A fairly wretched example of Benson's later efforts was "Harry and Son" (1984), in which he plays the twee-spirited son of curmudgeonly, blue-collar Paul Newman -- a diametric switcheroo on his father-son dynamic in "Tribute." Robby plays a guy who is so ridiculously enamored of his Dad that it suggests some kind of gay Oedipal complex.

"Harry and Son" was directed, co-written and co-produced by Newman, which is the main problem -- dear Paul, while a totally engaging screen presence, was wise to focus his future energies on salad dressing. This film almost feels as if Newman, like Tom Sawyer, wanted to see his own funeral, with everyone beating their chests and weeping about what a wonderful guy he was.
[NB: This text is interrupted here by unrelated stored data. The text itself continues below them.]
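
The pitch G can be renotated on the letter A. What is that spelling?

Plain A sits 2 semitones above G, so on the letter A the same pitch needs a double flat: Abb.

Abb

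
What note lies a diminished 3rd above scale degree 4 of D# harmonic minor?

Scale degree 4 of D# harmonic minor is G#.
A diminished third (2 semitones) above G# lands on the letter B, giving Bb.

Bb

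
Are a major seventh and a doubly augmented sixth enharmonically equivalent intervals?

A major seventh spans 11 semitones; a doubly augmented sixth spans 11.
They are enharmonically equivalent.

Yes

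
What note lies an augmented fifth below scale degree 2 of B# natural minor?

F#

Scale degree 2 of B# natural minor is C##.
An augmented fifth (8 semitones) below C## lands on the letter F, giving F#.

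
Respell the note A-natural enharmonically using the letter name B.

Bbb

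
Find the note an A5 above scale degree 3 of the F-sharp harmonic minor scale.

E#

Scale degree 3 of F# harmonic minor is A.
An augmented fifth (8 semitones) above A lands on the letter E, giving E#.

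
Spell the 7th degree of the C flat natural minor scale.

The Cb natural minor scale runs Cb Db Ebb Fb Gb Abb Bbb.
Degree 7 is Bbb.

Bbb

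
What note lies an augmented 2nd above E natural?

F##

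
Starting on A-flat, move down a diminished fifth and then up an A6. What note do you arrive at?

A diminished fifth down from Ab is D (letter D, 6 semitones down).
An augmented sixth up from D is B# (letter B, 10 semitones up).

B#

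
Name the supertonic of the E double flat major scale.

Degree 2 takes the letter 1 step above E, which is F.
In major, degree 2 sits 2 semitones above the tonic. Ebb + 2 semitones is pitch class 4, spelled on F as Fb.

Fb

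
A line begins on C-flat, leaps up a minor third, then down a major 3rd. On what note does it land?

Cbb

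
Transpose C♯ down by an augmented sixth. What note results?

Eb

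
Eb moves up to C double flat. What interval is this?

diminished sixth

The letter names run E→C, a span of 5 letter steps, so the interval is some kind of sixth.
Eb to Cbb is 7 semitones. A major sixth is 9, so 7 makes it diminished.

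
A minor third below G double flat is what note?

Ebb

A third below G lands on the letter E.
A minor third spans 3 semitones, so Gbb moves to pitch class 2. On the letter E that is Ebb.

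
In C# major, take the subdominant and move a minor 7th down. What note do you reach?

G#

The subdominant of C# major is F#.
A minor seventh (10 semitones) below F# lands on the letter G, giving G#.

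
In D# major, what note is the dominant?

The D# major scale runs D# E# F## G# A# B# C##.
Degree 5 is A#.

A#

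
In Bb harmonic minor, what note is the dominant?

The Bb harmonic minor scale runs Bb C Db Eb F Gb A.
Degree 5 is F.

F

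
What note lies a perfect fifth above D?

A fifth above D lands on the letter A.
A perfect fifth spans 7 semitones, so D moves to pitch class 9. On the letter A that is A.

A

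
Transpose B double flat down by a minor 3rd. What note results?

Gb

A third below B lands on the letter G.
A minor third spans 3 semitones, so Bbb moves to pitch class 6. On the letter G that is Gb.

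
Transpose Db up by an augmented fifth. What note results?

A

A fifth above D lands on the letter A.
An augmented fifth spans 8 semitones, so Db moves to pitch class 9. On the letter A that is A.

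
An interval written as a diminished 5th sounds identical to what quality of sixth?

doubly diminished

A diminished fifth spans 6 semitones.
A sixth spanning 6 semitones is doubly diminished (the major sixth is 9).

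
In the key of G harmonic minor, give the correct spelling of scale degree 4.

Degree 4 takes the letter 3 steps above G, which is C.
In harmonic minor, degree 4 sits 5 semitones above the tonic. G + 5 semitones is pitch class 0, spelled on C as C.

C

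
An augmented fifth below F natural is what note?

A fifth below F lands on the letter B.
An augmented fifth spans 8 semitones, so F moves to pitch class 9. On the letter B that is Bbb.

Bbb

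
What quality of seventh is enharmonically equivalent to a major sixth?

diminished

A major sixth spans 9 semitones.
A seventh spanning 9 semitones is diminished (the major seventh is 11).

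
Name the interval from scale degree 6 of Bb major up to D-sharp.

augmented fifth

Scale degree 6 of Bb major is G.
G up to D#: letters G→D make it a fifth; 8 semitones makes it augmented.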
He does Robby no favors, letting him turn in a wildly overwrought and cheese-baked smiling-through-the-tears performance with gagging saccharine overtones. A better director might have raised an eyebrow at Robby and hollered, "Knock it off with that Lifetime Television Housewife Emoto-Porn shit! Act like a man with testicles!"

Critics were less kind.

The hilarious Rita Kempley of the Washington Post wrote in her review that "Harry and Son" was "a love story for guys with quiche on their breath," and that Benson's oversympathetic character "makes John Denver look maladjusted." She went on:

"Benson, though he tries his durndest, is egregiously miscast as the pious young hunk. You can stuff him into a torn sweatshirt and tight jeans and put him in a sex scene with a nymphomaniac, but that don't make him Tom Cruise ... let's face it, he's about as sexy as white socks. Attractive, maybe, but sexy, el zippo. Richard Gere in a dual role as both Harry and Howie [the Newman and Benson roles] is the only way this film could work. Otherwise there's entirely too much Sensitivity going on. And as we know, Gere has none ... [The film is] like being stranded at the Friendship rack in a Hallmark card store."

Richard Schickel trashed the movie, and Robby, for Time:

"As a director, Newman has set himself two obstacles: one is his own powerful presence as an actor; the other is Robby Benson's lack of one ... Still, Newman is inevitably a force to reckon with, and that makes his casting of the feeble Benson the more surprising; surely he knows he can hold the screen against a real actor ... Benson is one of those performers who appear to be playing for the mirror instead of the camera; nothing interferes with his pleased self-contemplation."

And that, as they say, was pretty much that for Robby Benson. He lost his leading-man status after being blamed (unfairly) for the mediocrity of his later films. Robby still did a bunch of other crap (including "Modern Love," an autobiographical vehicle which he wrote and starred in with his wife, Karla DeVito, a singer who has the singular distinction of having performed with Meat Loaf), but was largely under the radar until he finally regained a certain legitimacy with his vocal role in "Beauty and the Beast." He now teaches screencraft, does the odd role now and then, and frequently directs TV shows.

I remember (I swear I remember) seeing Benson mentioned on a Web site, maybe five years ago, that was about Hollywood stars who had Bravely Come Out of the Closet. I realize now that site must have been a hoax -- Robby Benson is a married father of two -- but it said he was gay and had bravely come out and told the world he wanted to live openly as a gay man.

The announcement made sense to me, which is why I never forgot it; it made his Michael Jackson gentleness make sense. The site featured a vintage picture of Robby wearing overalls and no shirt, smiling his shy-girl smile with sunlit eyes in what I thought was a field of yellow daisies.

I had a gorgeous, baby-faced male friend who was an infantilism pinup boy in his late twenties ("infantilism," in this context, means a fetish in which adults dress up like babies and are changed and pampered by other adults, with large high chairs and other oversized, baby-centric fetish apparatus.) There would be shots taken of him in diapers or footy pajamas, sucking his thumb or a bottle. I realized that the picture of Robby Benson on this Web site looked exactly like my friend in one of his infantilism shots. His face was too innocent -- it was innocence way past the age that there should be that level of innocence in a face. It looked unsettling and perverse, like baby clothes on a grown man.

Aha, I thought -- that's why grown men hate Robby Benson, and only the little girls understand. It wasn't his acting, per se, but his act.

Robby Benson seems to be a question of values. He was from a pre-MTV era; "coolness" was unusual, then, and now it is a staunch corporate requirement of everyone from the age of 4 up. OK, Robby wasn't cool, but why is that a thought crime? He gave everything he had on the screen -- he was just one of those people whose best wasn't good enough, at least in the eyes of the adult world. His biggest flaw was an excess of cute ingenuousness, which isn't so bad when you think about it. Some people just can't help being children all their lives.